Entscheidungsstichwort (Thema)

Außerordentliche Kündigung eines Kundenbetreuers während der Freistellung aufgrund eines Aufhebungsvertrages

 

Leitsatz (amtlich)

Im Falle einer schwerwiegenden Verletzung der arbeitsvertraglichen Pflichten (hier: Transfer einer großen Zahl von Kundendaten eines Bankkundenbetreuers auf seinen Privat- PC) kommt auch bei einem von der Arbeitspflicht bis zum vereinbarten Beendigungstermin freigestellten Arbeitnehmer eine außerordentliche Kündigung gem. § 626 BGB in Betracht. Die mangelnde Wiederholungsgefahr steht dem nicht entgegen, sie ist im Rahmen der Interessenabwägung einzubeziehen (im Anschluss an BAG Urteil vom 05. April 2001 - 2 AZR 217/00).

 

Normenkette

BGB §§ 626, 626 Abs. 1

 

Verfahrensgang

ArbG Frankfurt am Main (Entscheidung vom 21.12.2010; Aktenzeichen 4 Ca 5416/10)

 

Tenor

Auf die Berufung der Beklagten wird das Urteil des Arbeitsgerichts Frankfurt am Main vom 21. Dezember 2010 - 4 Ca 5416/10 - abgeändert.

Die Klage wird abgewiesen.

Die Kosten des Rechtsstreits hat der Kläger zu tragen.

Die Revision wird nicht zugelassen.

 

Tatbestand

Die Parteien streiten um die Wirksamkeit einer außerordentlichen Kündigung.

Der im Jahre 1974 geborene, verheiratete und einem Kind zum Unterhalt verpflichtete Kläger war seit Oktober 2008 als Firmenkundenbetreuer bei der beklagten Bank, seit dem 01. April 2009 als Abteilungsdirektor mit Prokura beschäftigt. Sein monatliches Bruttogrundgehalt belief sich auf 6.000,00 € brutto.

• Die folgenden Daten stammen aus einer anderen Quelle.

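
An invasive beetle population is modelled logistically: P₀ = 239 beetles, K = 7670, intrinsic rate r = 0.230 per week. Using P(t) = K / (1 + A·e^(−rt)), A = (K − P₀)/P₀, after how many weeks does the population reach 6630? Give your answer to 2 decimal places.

t ≈ 23.00 weeks

A = (7670 − 239)/239 = 31.09205
6630 = 7670/(1 + 31.09205·e^(−0.23t)) → 1 + 31.09205·e^(−0.23t) = 1.15686
e^(−0.23t) = 0.005045 → t = ln(198.21182)/0.23 = 5.28934/0.23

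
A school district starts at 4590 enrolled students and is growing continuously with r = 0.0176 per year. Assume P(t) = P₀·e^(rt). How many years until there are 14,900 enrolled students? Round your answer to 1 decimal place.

t ≈ 66.9 years

14900 = 4590 · e^(0.0176·t)
t = ln(14900/4590) / 0.0176 = ln(3.24619) / 0.0176 = 1.17748 / 0.0176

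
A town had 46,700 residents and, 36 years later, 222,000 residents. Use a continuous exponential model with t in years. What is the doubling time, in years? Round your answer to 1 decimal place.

doubling time ≈ 16.0 years

r = ln(222000/46700) / 36 = ln(4.75375) / 36 ≈ 0.043304 per year
doubling time = ln 2 / |r| = 0.69315 / 0.043304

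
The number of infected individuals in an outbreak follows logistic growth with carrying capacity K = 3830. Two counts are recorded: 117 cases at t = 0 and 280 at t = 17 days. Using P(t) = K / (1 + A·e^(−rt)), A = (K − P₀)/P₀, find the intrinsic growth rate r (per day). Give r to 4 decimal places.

A = (3830 − 117)/117 = 31.73504
280 = 3830/(1 + 31.73504·e^(−r·17)) → e^(−17r) = (13.67857 − 1)/31.73504 = 0.399513
r = −ln(0.399513)/17 = 0.91751/17

r ≈ 0.0540 per day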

Am 11. und 16. Juni 2010 unterzeichneten die Parteien einen Aufhebungsvertrag, in dem sie u.a. vereinbarten:

- die Beendigung des Arbeitsverhältnisses zum 31. Dezember 2010,

- die unwiderrufliche Freistellung des Klägers von seiner Arbeitspflicht ab dem 01. Juli 2010,

- die Weiterzahlung der Vergütung einschließlich des 13. Monatsgehalts,

- für das Geschäftsjahr 2009/2010 eine fixierte variable Vergütung in Höhc von 16.000,00 € zuzüglich einer Sonderzahlung in Höhe von 2.500,00 € wegen der Vermittlung eines neuen Kunden,

- die Zahlung einer Abfindung in Höhe von 18.374,00 €,

- die Möglichkeit einer früheren Beendigung durch den Kläger, wodurch sich die Abfindung um 50% der ansonsten bis zum 31. Dezember 2010 zu zahlenden Vergütung erhöht,

- in § 7 Abs. 1 die Verpflichtung des Klägers, "spätestens zum Endtermin [...] sämtliche der Bank gehörenden Daten und Unterlagen (einschließlich Adresslisten, Kundendateien etc.) [...] vollständig an die Bank zurückzugeben" Dasselbe sollte "für Kopien von Daten und Unterlagen der vorbezeichneten Art" gelten.

Wegen der weiteren Einzelheiten dieses Vertrags wird auf Bl. 79 - 82 d.A. verwiesen.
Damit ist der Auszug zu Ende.